Airu meliriknya sebentar sebelum bertanya, “Apa kau mengetesku?”

“Memangnya apa yang perlu kutes?”

“Entahlah, kurasa kau punya niat tersembunyi di balik ucapanmu.”

“Niat tersembunyi? Apa contohnya?”

“Entahlah, mana kutahu. Orang sepertimu sangat sulit dibaca, kau juga tak mengijinkan siapa pun cukup dekat untuk bisa membacamu. Saat kau melakukan sesuatu, semua orang pasti tak akan paham apa yang sudah terjadi.”

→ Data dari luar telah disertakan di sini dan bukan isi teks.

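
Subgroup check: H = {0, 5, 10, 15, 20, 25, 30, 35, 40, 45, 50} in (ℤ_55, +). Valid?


Subgroup test for H = {0, 5, 10, 15, 20, 25, 30, 35, 40, 45, 50} in (ℤ_55, +):
(1) 0 ∈ H? Yes
(2) Closure: for all a,b ∈ H, (a+b) mod 55 ∈ H? Yes
(3) Inverses: for all a ∈ H, -a mod 55 ∈ H? Yes

Yes, H is a subgroup of ℤ_55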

Mendengar itu, Firmi memiringkan kepalanya sedikit. Meski Airu jelas-jelas bukan saingannya dalam kecerdasan, tetapi Airu memiliki sesuatu yang membuatnya bisa merasakan sesuatu meski dia tak mengerti hal tersebut. Intuisi, itulah penjelasan terbaik yang bisa Firmi simpulkan.

“Setelah lulus nanti kau bisa coba daftar kepolisian. Kurasa kau akan cocok jadi polisi,” ucap Firmi.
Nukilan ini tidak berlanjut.